Komisi III DPR dan pemerintah kembali membahas Revisi Kitab Undang-Undang Hukum Acara Pidana (RKUHAP) yang mencakup sejumlah perubahan signifikan dalam sistem peradilan pidana. Dalam rapat Panja yang berlangsung di Kompleks Parlemen Senayan, berbagai poin baru seperti penyitaan, penahanan, hingga kewenangan Mahkamah Agung menjadi fokus utama pembahasan.
Sejumlah ketentuan disepakati, di antaranya izin penyitaan cukup dari satu pengadilan daerah setempat serta batasan waktu penahanan di tingkat kasasi selama 30 hari. Selain itu, terdapat 29 klaster masalah baru hasil masukan publik yang kini tengah didalami bersama oleh Komisi III dan Kemenkumham.
DPR dan Pemerintah Sepakat Pengidap Disabilitas Mental Tak Dipidana
DPR dan pemerintah menyepakati pengaturan baru dalam RKUHAP yang menyebut pelaku tindak pidana dengan disabilitas mental tidak akan dijatuhi hukuman pidana, melainkan direhabilitasi. Kesepakatan ini diambil dalam rapat Panja RKUHAP Komisi III DPR RI bersama pemerintah di Senayan, Jakarta.

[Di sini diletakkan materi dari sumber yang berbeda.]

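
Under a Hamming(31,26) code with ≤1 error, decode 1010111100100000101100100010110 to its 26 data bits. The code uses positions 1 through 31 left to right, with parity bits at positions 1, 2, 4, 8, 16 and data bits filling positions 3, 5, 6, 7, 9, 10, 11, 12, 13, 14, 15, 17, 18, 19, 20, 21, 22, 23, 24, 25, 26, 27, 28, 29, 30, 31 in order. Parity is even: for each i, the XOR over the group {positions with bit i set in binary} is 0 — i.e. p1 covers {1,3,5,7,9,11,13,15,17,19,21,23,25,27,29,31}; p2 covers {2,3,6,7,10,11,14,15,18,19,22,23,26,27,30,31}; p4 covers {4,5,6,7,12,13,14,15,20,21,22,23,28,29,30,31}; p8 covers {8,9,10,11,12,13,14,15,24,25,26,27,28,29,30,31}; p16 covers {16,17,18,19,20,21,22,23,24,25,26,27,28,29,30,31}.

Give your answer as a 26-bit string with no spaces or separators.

s1 (pos 1,3,5,7,9,11,13,15,17,19,21,23,25,27,29,31): 1⊕1⊕1⊕1⊕0⊕1⊕0⊕0⊕1⊕1⊕0⊕1⊕0⊕1⊕1⊕0 = 0
s2 (pos 2,3,6,7,10,11,14,15,18,19,22,23,26,27,30,31): 0⊕1⊕1⊕1⊕0⊕1⊕0⊕0⊕0⊕1⊕0⊕1⊕0⊕1⊕1⊕0 = 0
s4 (pos 4,5,6,7,12,13,14,15,20,21,22,23,28,29,30,31): 0⊕1⊕1⊕1⊕0⊕0⊕0⊕0⊕1⊕0⊕0⊕1⊕0⊕1⊕1⊕0 = 1
s8 (pos 8,9,10,11,12,13,14,15,24,25,26,27,28,29,30,31): 1⊕0⊕0⊕1⊕0⊕0⊕0⊕0⊕0⊕0⊕0⊕1⊕0⊕1⊕1⊕0 = 1
s16 (pos 16,17,18,19,20,21,22,23,24,25,26,27,28,29,30,31): 0⊕1⊕0⊕1⊕1⊕0⊕0⊕1⊕0⊕0⊕0⊕1⊕0⊕1⊕1⊕0 = 1
Syndrome s16…s1 = 11100 → error at position 28.
Flip position 28: 1010111100100000101100100010110 → 1010111100100000101100100011110
Read data bits from positions 3,5,6,7,9,10,11,12,13,14,15,17,18,19,20,21,22,23,24,25,26,27,28,29,30,31: 11110010000101100100011110

11110010000101100100011110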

Pasal terkait hal itu telah diketok di dalam rapat Panja RKUHAP di Komisi III DPR RI bersama Panja pemerintah di gedung DPR RI, Senayan, Jakarta pada Rabu (12/11). Aturan itu tertuang dalam Pasal 137A. Berikut adalah bunyinya:
“Ini mengakomodir agar penyandang disabilitas mental itu mendapat rehabilitasi bukan pemidanaan, termasuk penyesuaian terhadap KUHAP,” jelas perwakilan tim perumus dan tim sinkronisasi RKUHAP, David, dalam rapat Panja tersebut.
Wamenkum HAM Eddy Hiariej menjelaskan bahwa ketentuan ini mengadopsi pasal dalam KUHP yang menegaskan penyandang disabilitas mental tidak dapat dimintai pertanggungjawaban pidana. Ia mengatakan, langkah ini merupakan bentuk perlindungan hukum bagi kelompok rentan.
“Jadi dalam KUHP itu pasal 38, 39, tentang pertanggungjawaban pidana itu memang bagi penyandang disabilitas (mental), mereka dianggap tidak mampu bertanggung jawab, sehingga memang putusan itu memang bukan pemidanaan tetapi bisa merupakan suatu tindakan yang di dalamnya adalah rehabilitasi,” ucap Eddy di dalam rapat.
Pemeriksaan Tersangka Kini Wajib Diawasi CCTV
Panja RKUHAP Komisi III DPR RI dan pemerintah sepakat mengatur agar pemeriksaan tersangka dalam proses penyidikan dilakukan di bawah pengawasan kamera pengawas atau CCTV. Kesepakatan ini diambil dalam rapat pembahasan di Kompleks Parlemen, Senayan, Jakarta Pusat, pada Rabu (12/11).
“Kalau di-draf yang lama, kamera pengawas hanya untuk kepentingan penyidikan padahal sebetulnya ada usulan teman-teman itu ini kan dalam konteks kan untuk mengawasi penyidik juga, agar tidak melakukan intimidasi dan sebagainya, ada mengusulkan jangan hanya untuk penyidikan, tapi juga untuk pembelaan,” ucap Ketua Komisi III DPR RI, Habiburokhman, dalam rapat tersebut.
Ia menjelaskan, akses terhadap rekaman kamera pengawas nantinya bisa juga dimanfaatkan oleh advokat dan tersangka dalam pembelaan di pengadilan, terutama bila terjadi dugaan kekerasan saat pemeriksaan.
“Supaya aparatnya gak dituduh sewenang-wenang juga, dia gak gebukin, ‘wah ini gebukin padahal gak ada buktinya’, kalau sama-sama bisa akses CCTV kan enak, yang bicara CCTV itu,” tambahnya.
Wamenkum HAM Eddy Hiariej menyetujui usulan tersebut dengan alasan agar kedua belah pihak memiliki akses yang adil terhadap rekaman.
“Pemerintah setuju, Pak, karena dengan penggunaan kamera pengawas ini yang secara berimbang baik kepada pelapor dan terlapor itu bisa diberikan pak,” ucap Eddy dalam rapat.